Не всегда легко, когда тебя подталкивают подобным образом. Порой приходилось засунуть свою гордость куда подальше, но мне помогало театральное правило, согласно которому автор пьесы (или автор песен) имеет абсолютное право голоса – его слова не могут быть изменены. Текст считается священным. Поэтому я знал: если попробую что-то переделать по чьей-то просьбе и мне не понравится результат, я всегда смогу самым любезным образом потребовать, чтобы песня вернулась в свое первоначальное состояние. Эта скрытая сила дала мне своего рода свободу. Я мог быть гибким и идти навстречу всем идеям, а также мог пробовать вещи, в которых не был уверен, зная, что они не будут окончательными. Вместо того чтобы закрепостить меня, моя скрытая сила побуждала меня рисковать. Как оказалось, большинство этих изменений и дополнений действительно помогли нашей постановке, хотя на некоторые потребовалось время, пока не было найдено их лучшее выражение.
Всплывающее повествование
Писать слова на придуманную мелодию и под заданный размер, как я делал для Everything That Happens и во многих других записях, любой сочинитель рифм умеет интуитивно – любой рэпер, к примеру, импровизирует или сочиняет под заданный размер. Когда я писал слова для Remain in Light, мне предложили сделать процесс сочинительства – как правило, внутренний – более прозрачным. Это был первый раз, когда я взялся за написание целого альбома таким образом. Я обнаружил, что, как ни удивительно, головоломка с подбором слов и фраз под существующие структуры часто приводила к тому, что слова выстраивались в эмоциональную последовательность, а иногда и в повествовательную нить, которая не планировалась заранее.

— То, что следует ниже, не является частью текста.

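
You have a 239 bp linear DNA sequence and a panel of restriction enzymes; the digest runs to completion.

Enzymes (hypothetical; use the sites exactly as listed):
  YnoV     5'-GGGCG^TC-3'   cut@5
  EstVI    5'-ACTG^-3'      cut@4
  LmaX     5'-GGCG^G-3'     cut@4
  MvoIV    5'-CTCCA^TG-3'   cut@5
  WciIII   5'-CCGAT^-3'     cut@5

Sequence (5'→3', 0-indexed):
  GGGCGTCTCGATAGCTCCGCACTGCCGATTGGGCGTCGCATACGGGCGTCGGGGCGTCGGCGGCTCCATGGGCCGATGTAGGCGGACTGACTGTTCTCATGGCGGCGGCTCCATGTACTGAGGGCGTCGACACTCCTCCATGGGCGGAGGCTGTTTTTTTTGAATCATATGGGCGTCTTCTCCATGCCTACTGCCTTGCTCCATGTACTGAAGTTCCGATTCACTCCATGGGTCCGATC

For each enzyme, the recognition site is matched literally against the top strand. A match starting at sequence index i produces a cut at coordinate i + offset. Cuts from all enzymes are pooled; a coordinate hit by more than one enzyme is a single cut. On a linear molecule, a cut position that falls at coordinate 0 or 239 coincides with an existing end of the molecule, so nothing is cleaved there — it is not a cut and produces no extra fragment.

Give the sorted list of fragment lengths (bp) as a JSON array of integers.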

Как это происходит? Для Remain in Light и до него я подыскивал слова, которые соответствовали бы ранее придуманным мною или кем-то еще мелодическим фрагментам. Я заполнял множество страниц несвязной ерундой и выискивал в ней лирическую группу. Зачастую начинали всплывать фразы, намекающие на появление какой-то темы. Это звучит будто какая-то магия – словно текст сам «всплывает», «рождается» (как уже не раз говорили), но это действительно так. Когда некоторые фразы, даже собранные почти наугад, начинают складываться во что-то цельное и, кажется, говорят об одном и том же, возникает соблазн утверждать, что у них есть своя жизнь. Текст может зарождаться как тарабарщина, но часто, хотя и не всегда, появляется история в самом широком смысле. Такое вот волшебство повествования!
Но иногда слова могут стать опасным дополнением к музыке – они могут придавить ее. Слова накладывают на музыку определенный смысл. Если это сделано плохо, они могут разрушить приятную двусмысленность, за которую мы как раз и любим музыку. Двусмысленность позволяет слушателям психологически адаптировать песню в соответствии со своими потребностями, чувствами и жизненными ситуациями, но слова могут ввести нежеланные ограничения. Есть много прекрасных музыкальных произведений, которые я не могу слушать, потому что они были «испорчены» плохими словами – моими собственными и чужими. В песне Бейонсе “Irreplaceable” она вместо рифмы повторяет слово «минута», и мне неловко каждый раз, когда я это слышу (отчасти потому, что к этому моменту уже вовсю подпеваю). Свою собственную песню “Astronaut” я заканчиваю строкой «Чувствую себя астронавтом» – банальнее метафоры для отчуждения не придумать. Бр-р-р!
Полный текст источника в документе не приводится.